Salah satu pemandangan di pusat kota Ambon, depan lapangan Merdeka |
Setelah itu, saya melanjutkan jalan-jalan kami ke kedai kopi khas Ambon. Terdapat banyak tempat menikmati kopi di kota ini, namun beberapa yang terkenal adalah Kopi Tradisi Joas, Sibu-Sibu dan Maples Café.
Uniknya hampir selalu tersedia live music di setiap kafe. Para pengunjung dapat menyumbangkan suara sembari menikmati panasnya kopi khas Ambon. Memang darah timur Indonesia dikenal memiliki kelebihan dalam hal tarik suara, terlebih di Ambon yang dijuluki The City of Music. Jangan heran pula saat naik angkot disini, suara musik akan disetel maksimal sehingga dentaman music angkot akan terdengar jelas bagi siapapun yang dilewatinya.
Saya bertandang ke Sibu-Sibu yang buka hingga larut malam. Tempatnya tidak besar namun cukup menarik perhatian karena seluruh dindingnya berisi aneka gambar penyanyi & artis berdarah Ambon.

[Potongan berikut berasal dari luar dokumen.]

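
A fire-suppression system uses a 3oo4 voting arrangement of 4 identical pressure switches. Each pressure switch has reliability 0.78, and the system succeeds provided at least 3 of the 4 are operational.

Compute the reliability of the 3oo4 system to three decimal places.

0.788

R = Σ_{i=3}^{4} C(4,i) p^i (1−p)^{4−i} with p = 0.78
C(4,3)·0.78^3·0.22^1 = 0.41761
C(4,4)·0.78^4·0.22^0 = 0.37015
Sum = 0.788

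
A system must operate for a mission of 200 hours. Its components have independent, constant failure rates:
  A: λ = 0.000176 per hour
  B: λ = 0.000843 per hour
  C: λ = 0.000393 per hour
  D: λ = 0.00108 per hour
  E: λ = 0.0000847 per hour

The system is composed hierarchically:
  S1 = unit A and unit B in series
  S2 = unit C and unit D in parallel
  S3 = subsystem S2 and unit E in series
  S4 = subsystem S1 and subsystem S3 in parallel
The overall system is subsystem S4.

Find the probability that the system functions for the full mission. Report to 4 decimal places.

0.9942

R(A) = exp(−0.000176 × 200) = 0.965412
R(B) = exp(−0.000843 × 200) = 0.844847
R(C) = exp(−0.000393 × 200) = 0.924410
R(D) = exp(−0.00108 × 200) = 0.805735
R(E) = exp(−0.0000847 × 200) = 0.983203
Series (A and B): 0.965412 × 0.844847 = 0.815625
Parallel (C and D): 1 − (1 − 0.924410)(1 − 0.805735) = 0.985316
Series ([0.985316] and E): 0.985316 × 0.983203 = 0.968766
Parallel ([0.815625] and [0.968766]): 1 − (1 − 0.815625)(1 − 0.968766) = 0.9942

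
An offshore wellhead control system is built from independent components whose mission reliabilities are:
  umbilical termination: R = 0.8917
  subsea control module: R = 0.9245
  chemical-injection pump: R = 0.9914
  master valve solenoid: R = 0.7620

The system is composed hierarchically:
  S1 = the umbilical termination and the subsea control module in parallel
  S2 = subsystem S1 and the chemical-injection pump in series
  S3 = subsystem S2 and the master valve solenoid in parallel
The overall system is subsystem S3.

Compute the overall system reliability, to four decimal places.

Parallel (umbilical termination and subsea control module): 1 − (1 − 0.891700)(1 − 0.924500) = 0.991823
Series ([0.991823] and chemical-injection pump): 0.991823 × 0.991400 = 0.983293
Parallel ([0.983293] and master valve solenoid): 1 − (1 − 0.983293)(1 − 0.762000) = 0.9960

0.9960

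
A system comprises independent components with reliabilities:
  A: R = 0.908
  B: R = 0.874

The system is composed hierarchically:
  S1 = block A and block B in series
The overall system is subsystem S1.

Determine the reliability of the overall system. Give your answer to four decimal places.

0.7936

Series (A and B): 0.908000 × 0.874000 = 0.7936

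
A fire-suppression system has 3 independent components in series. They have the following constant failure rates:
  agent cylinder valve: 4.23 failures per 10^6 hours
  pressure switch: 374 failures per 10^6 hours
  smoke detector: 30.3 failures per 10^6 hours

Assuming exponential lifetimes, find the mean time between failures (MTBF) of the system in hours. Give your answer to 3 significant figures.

2450

Series of exponential components: λ_sys = Σ λ_i
λ_sys = 0.00000423 + 0.000374 + 0.0000303 = 4.0853e-04 /h
MTBF = 1 / λ_sys = 2450 h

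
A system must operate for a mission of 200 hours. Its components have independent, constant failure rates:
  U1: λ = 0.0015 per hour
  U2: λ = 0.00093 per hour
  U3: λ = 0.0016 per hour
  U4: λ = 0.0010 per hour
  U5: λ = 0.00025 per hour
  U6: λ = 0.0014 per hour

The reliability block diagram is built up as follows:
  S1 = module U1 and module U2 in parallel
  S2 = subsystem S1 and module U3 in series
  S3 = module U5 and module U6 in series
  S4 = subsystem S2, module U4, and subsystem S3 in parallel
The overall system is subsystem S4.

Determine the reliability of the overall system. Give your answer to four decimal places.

R(U1) = exp(−0.0015 × 200) = 0.740818
R(U2) = exp(−0.00093 × 200) = 0.830274
R(U3) = exp(−0.0016 × 200) = 0.726149
R(U4) = exp(−0.0010 × 200) = 0.818731
R(U5) = exp(−0.00025 × 200) = 0.951229
R(U6) = exp(−0.0014 × 200) = 0.755784
Parallel (U1 and U2): 1 − (1 − 0.740818)(1 − 0.830274) = 0.956010
Series ([0.956010] and U3): 0.956010 × 0.726149 = 0.694206
Series (U5 and U6): 0.951229 × 0.755784 = 0.718924
Parallel ([0.694206], U4, and [0.718924]): 1 − (1 − 0.694206)(1 − 0.818731)(1 − 0.718924) = 0.9844

0.9844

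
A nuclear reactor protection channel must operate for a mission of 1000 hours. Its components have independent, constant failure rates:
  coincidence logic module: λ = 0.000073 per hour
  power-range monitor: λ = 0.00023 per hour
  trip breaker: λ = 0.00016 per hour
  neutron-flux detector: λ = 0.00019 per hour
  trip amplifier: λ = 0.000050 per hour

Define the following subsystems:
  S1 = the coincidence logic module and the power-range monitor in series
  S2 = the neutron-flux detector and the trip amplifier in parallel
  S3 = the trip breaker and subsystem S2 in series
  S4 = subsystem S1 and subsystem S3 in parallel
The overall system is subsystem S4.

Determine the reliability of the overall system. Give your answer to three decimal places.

0.959

R(coincidence logic module) = exp(−0.000073 × 1000) = 0.92960
R(power-range monitor) = exp(−0.00023 × 1000) = 0.79453
R(trip breaker) = exp(−0.00016 × 1000) = 0.85214
R(neutron-flux detector) = exp(−0.00019 × 1000) = 0.82696
R(trip amplifier) = exp(−0.000050 × 1000) = 0.95123
Series (coincidence logic module and power-range monitor): 0.92960 × 0.79453 = 0.73860
Parallel (neutron-flux detector and trip amplifier): 1 − (1 − 0.82696)(1 − 0.95123) = 0.99156
Series (trip breaker and [0.99156]): 0.85214 × 0.99156 = 0.84495
Parallel ([0.73860] and [0.84495]): 1 − (1 − 0.73860)(1 − 0.84495) = 0.959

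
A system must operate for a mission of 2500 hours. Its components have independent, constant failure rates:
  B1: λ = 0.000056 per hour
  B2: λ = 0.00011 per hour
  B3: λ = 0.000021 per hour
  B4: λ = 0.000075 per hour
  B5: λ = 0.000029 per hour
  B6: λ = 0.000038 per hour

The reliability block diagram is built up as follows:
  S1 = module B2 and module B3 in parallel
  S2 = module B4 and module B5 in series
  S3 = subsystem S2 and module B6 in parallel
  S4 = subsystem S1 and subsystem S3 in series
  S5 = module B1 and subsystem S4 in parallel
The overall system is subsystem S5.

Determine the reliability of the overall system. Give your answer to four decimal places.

R(B1) = exp(−0.000056 × 2500) = 0.869358
R(B2) = exp(−0.00011 × 2500) = 0.759572
R(B3) = exp(−0.000021 × 2500) = 0.948854
R(B4) = exp(−0.000075 × 2500) = 0.829029
R(B5) = exp(−0.000029 × 2500) = 0.930066
R(B6) = exp(−0.000038 × 2500) = 0.909373
Parallel (B2 and B3): 1 − (1 − 0.759572)(1 − 0.948854) = 0.987703
Series (B4 and B5): 0.829029 × 0.930066 = 0.771052
Parallel ([0.771052] and B6): 1 − (1 − 0.771052)(1 − 0.909373) = 0.979251
Series ([0.987703] and [0.979251]): 0.987703 × 0.979251 = 0.967209
Parallel (B1 and [0.967209]): 1 − (1 − 0.869358)(1 − 0.967209) = 0.9957

0.9957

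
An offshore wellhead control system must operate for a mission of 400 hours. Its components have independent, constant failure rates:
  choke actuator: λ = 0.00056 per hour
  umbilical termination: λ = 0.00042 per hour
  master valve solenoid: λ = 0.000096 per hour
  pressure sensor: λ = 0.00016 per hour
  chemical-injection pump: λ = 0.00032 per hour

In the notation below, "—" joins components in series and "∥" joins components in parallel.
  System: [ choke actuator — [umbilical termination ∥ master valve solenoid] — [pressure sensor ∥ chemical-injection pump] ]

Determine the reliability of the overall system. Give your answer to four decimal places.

0.7887

R(choke actuator) = exp(−0.00056 × 400) = 0.799315
R(umbilical termination) = exp(−0.00042 × 400) = 0.845354
R(master valve solenoid) = exp(−0.000096 × 400) = 0.962328
R(pressure sensor) = exp(−0.00016 × 400) = 0.938005
R(chemical-injection pump) = exp(−0.00032 × 400) = 0.879853
Parallel (umbilical termination and master valve solenoid): 1 − (1 − 0.845354)(1 − 0.962328) = 0.994174
Parallel (pressure sensor and chemical-injection pump): 1 − (1 − 0.938005)(1 − 0.879853) = 0.992551
Series (choke actuator, [0.994174], and [0.992551]): 0.799315 × 0.994174 × 0.992551 = 0.7887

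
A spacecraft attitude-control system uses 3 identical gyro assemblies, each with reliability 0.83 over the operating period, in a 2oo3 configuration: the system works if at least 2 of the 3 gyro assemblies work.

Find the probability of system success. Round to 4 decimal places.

R = Σ_{i=2}^{3} C(3,i) p^i (1−p)^{3−i} with p = 0.83
C(3,2)·0.83^2·0.17^1 = 0.351339
C(3,3)·0.83^3·0.17^0 = 0.571787
Sum = 0.9231

0.9231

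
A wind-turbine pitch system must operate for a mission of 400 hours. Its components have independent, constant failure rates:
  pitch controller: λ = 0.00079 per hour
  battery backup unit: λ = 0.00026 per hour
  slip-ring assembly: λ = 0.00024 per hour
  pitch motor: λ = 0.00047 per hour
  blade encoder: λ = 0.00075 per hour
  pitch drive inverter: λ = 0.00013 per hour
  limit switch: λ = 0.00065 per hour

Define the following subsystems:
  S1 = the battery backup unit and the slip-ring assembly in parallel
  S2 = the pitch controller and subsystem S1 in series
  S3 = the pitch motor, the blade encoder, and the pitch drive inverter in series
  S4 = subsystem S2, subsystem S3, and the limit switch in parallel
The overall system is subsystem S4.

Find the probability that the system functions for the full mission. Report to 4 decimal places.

R(pitch controller) = exp(−0.00079 × 400) = 0.729059
R(battery backup unit) = exp(−0.00026 × 400) = 0.901225
R(slip-ring assembly) = exp(−0.00024 × 400) = 0.908464
R(pitch motor) = exp(−0.00047 × 400) = 0.828615
R(blade encoder) = exp(−0.00075 × 400) = 0.740818
R(pitch drive inverter) = exp(−0.00013 × 400) = 0.949329
R(limit switch) = exp(−0.00065 × 400) = 0.771052
Parallel (battery backup unit and slip-ring assembly): 1 − (1 − 0.901225)(1 − 0.908464) = 0.990959
Series (pitch controller and [0.990959]): 0.729059 × 0.990959 = 0.722468
Series (pitch motor, blade encoder, and pitch drive inverter): 0.828615 × 0.740818 × 0.949329 = 0.582748
Parallel ([0.722468], [0.582748], and limit switch): 1 − (1 − 0.722468)(1 − 0.582748)(1 − 0.771052) = 0.9735

0.9735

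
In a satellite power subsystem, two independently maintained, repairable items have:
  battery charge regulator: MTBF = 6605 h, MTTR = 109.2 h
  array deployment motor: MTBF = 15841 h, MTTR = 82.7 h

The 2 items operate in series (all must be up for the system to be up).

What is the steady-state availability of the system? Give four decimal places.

0.9786

A(battery charge regulator) = MTBF/(MTBF+MTTR) = 6605/(6605+109.2) = 0.983736
A(array deployment motor) = MTBF/(MTBF+MTTR) = 15841/(15841+82.7) = 0.994806
Series availability: 0.983736 × 0.994806 = 0.9786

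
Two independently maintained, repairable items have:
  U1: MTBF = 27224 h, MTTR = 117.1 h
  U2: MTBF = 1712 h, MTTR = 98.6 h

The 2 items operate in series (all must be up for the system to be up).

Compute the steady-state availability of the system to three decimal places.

0.941

A(U1) = MTBF/(MTBF+MTTR) = 27224/(27224+117.1) = 0.995717
A(U2) = MTBF/(MTBF+MTTR) = 1712/(1712+98.6) = 0.945543
Series availability: 0.995717 × 0.945543 = 0.941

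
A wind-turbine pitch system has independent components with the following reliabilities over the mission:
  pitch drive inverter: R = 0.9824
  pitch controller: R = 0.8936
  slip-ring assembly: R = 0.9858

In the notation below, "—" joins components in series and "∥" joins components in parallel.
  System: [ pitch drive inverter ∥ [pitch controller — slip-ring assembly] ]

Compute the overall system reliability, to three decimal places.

Series (pitch controller and slip-ring assembly): 0.89360 × 0.98580 = 0.88091
Parallel (pitch drive inverter and [0.88091]): 1 − (1 − 0.98240)(1 − 0.88091) = 0.998

0.998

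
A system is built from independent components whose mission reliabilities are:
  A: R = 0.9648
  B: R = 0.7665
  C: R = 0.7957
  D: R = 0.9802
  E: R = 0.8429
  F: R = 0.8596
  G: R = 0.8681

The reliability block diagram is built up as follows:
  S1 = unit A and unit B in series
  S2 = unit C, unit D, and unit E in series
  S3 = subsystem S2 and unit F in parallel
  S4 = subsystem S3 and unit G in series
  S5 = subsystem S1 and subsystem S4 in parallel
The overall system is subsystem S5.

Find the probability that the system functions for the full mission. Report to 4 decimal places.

Series (A and B): 0.964800 × 0.766500 = 0.739519
Series (C, D, and E): 0.795700 × 0.980200 × 0.842900 = 0.657416
Parallel ([0.657416] and F): 1 − (1 − 0.657416)(1 − 0.859600) = 0.951901
Series ([0.951901] and G): 0.951901 × 0.868100 = 0.826345
Parallel ([0.739519] and [0.826345]): 1 − (1 − 0.739519)(1 − 0.826345) = 0.9548

0.9548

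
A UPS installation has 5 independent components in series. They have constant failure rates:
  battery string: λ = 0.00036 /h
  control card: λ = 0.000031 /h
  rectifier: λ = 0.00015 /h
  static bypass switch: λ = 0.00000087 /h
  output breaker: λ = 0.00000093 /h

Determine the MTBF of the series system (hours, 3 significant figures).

Series of exponential components: λ_sys = Σ λ_i
λ_sys = 0.00036 + 0.000031 + 0.00015 + 0.00000087 + 0.00000093 = 5.4280e-04 /h
MTBF = 1 / λ_sys = 1840 h

1840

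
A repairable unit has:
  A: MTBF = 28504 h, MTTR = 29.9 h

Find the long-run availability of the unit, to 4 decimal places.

A(A) = MTBF/(MTBF+MTTR) = 28504/(28504+29.9) = 0.9990

0.9990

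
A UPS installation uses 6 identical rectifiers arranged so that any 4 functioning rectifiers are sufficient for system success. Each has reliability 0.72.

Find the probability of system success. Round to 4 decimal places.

0.7804

R = Σ_{i=4}^{6} C(6,i) p^i (1−p)^{6−i} with p = 0.72
C(6,4)·0.72^4·0.28^2 = 0.316037
C(6,5)·0.72^5·0.28^1 = 0.325066
C(6,6)·0.72^6·0.28^0 = 0.139314
Sum = 0.7804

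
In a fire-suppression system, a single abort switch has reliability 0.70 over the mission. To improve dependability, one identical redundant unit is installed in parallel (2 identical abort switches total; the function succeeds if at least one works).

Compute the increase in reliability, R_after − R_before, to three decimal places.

0.210

R_before = 0.70
R_after = 1 − (1 − 0.70)^2 = 0.910
ΔR = 0.910 − 0.70 = 0.210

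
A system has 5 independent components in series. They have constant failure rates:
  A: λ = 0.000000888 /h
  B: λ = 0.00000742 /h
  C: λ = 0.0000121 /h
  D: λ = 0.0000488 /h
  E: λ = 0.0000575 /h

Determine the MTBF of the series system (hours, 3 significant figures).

7890

Series of exponential components: λ_sys = Σ λ_i
λ_sys = 0.000000888 + 0.00000742 + 0.0000121 + 0.0000488 + 0.0000575 = 1.2671e-04 /h
MTBF = 1 / λ_sys = 7890 h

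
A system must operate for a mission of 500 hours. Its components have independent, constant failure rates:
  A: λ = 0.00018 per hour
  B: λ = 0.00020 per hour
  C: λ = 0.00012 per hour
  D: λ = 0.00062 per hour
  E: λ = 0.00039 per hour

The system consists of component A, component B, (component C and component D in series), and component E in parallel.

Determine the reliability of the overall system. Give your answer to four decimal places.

R(A) = exp(−0.00018 × 500) = 0.913931
R(B) = exp(−0.00020 × 500) = 0.904837
R(C) = exp(−0.00012 × 500) = 0.941765
R(D) = exp(−0.00062 × 500) = 0.733447
R(E) = exp(−0.00039 × 500) = 0.822835
Series (C and D): 0.941765 × 0.733447 = 0.690735
Parallel (A, B, [0.690735], and E): 1 − (1 − 0.913931)(1 − 0.904837)(1 − 0.690735)(1 − 0.822835) = 0.9996

0.9996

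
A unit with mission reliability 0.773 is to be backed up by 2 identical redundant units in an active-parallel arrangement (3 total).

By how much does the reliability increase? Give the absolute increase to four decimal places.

0.2153

R_before = 0.773
R_after = 1 − (1 − 0.773)^3 = 0.9883
ΔR = 0.9883 − 0.773 = 0.2153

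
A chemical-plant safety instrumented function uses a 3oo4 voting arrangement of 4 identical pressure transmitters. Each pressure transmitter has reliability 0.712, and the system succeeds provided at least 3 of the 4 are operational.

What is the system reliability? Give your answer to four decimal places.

R = Σ_{i=3}^{4} C(4,i) p^i (1−p)^{4−i} with p = 0.712
C(4,3)·0.712^3·0.288^1 = 0.415808
C(4,4)·0.712^4·0.288^0 = 0.256992
Sum = 0.6728

0.6728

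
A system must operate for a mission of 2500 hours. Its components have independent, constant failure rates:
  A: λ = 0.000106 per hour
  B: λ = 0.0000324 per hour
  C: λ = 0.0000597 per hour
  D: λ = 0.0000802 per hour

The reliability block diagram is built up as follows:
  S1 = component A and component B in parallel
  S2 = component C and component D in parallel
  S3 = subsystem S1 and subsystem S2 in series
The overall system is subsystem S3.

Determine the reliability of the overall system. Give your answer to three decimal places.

0.957

R(A) = exp(−0.000106 × 2500) = 0.76721
R(B) = exp(−0.0000324 × 2500) = 0.92219
R(C) = exp(−0.0000597 × 2500) = 0.86135
R(D) = exp(−0.0000802 × 2500) = 0.81832
Parallel (A and B): 1 − (1 − 0.76721)(1 − 0.92219) = 0.98189
Parallel (C and D): 1 − (1 − 0.86135)(1 − 0.81832) = 0.97481
Series ([0.98189] and [0.97481]): 0.98189 × 0.97481 = 0.957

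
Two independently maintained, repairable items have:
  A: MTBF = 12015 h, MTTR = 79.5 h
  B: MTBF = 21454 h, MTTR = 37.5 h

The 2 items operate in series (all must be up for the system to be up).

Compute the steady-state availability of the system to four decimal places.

A(A) = MTBF/(MTBF+MTTR) = 12015/(12015+79.5) = 0.993427
A(B) = MTBF/(MTBF+MTTR) = 21454/(21454+37.5) = 0.998255
Series availability: 0.993427 × 0.998255 = 0.9917

0.9917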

Pisang coklat dan Kasbi Tone yang rasanya mirip getuk tapi tidak manis. Enak! |
Tips : coba pesan Kopi Sibu-Sibu (kopi + susu kental manis + kacang kenari) atau Kopi Rarobang (kopi hitam dengan campuran rempah & kacang kenari) untuk rasa kopi yang lebih kuat. Terdapat pula aneka jajanan tradisional ambon yang unik di Sibu-Sibu.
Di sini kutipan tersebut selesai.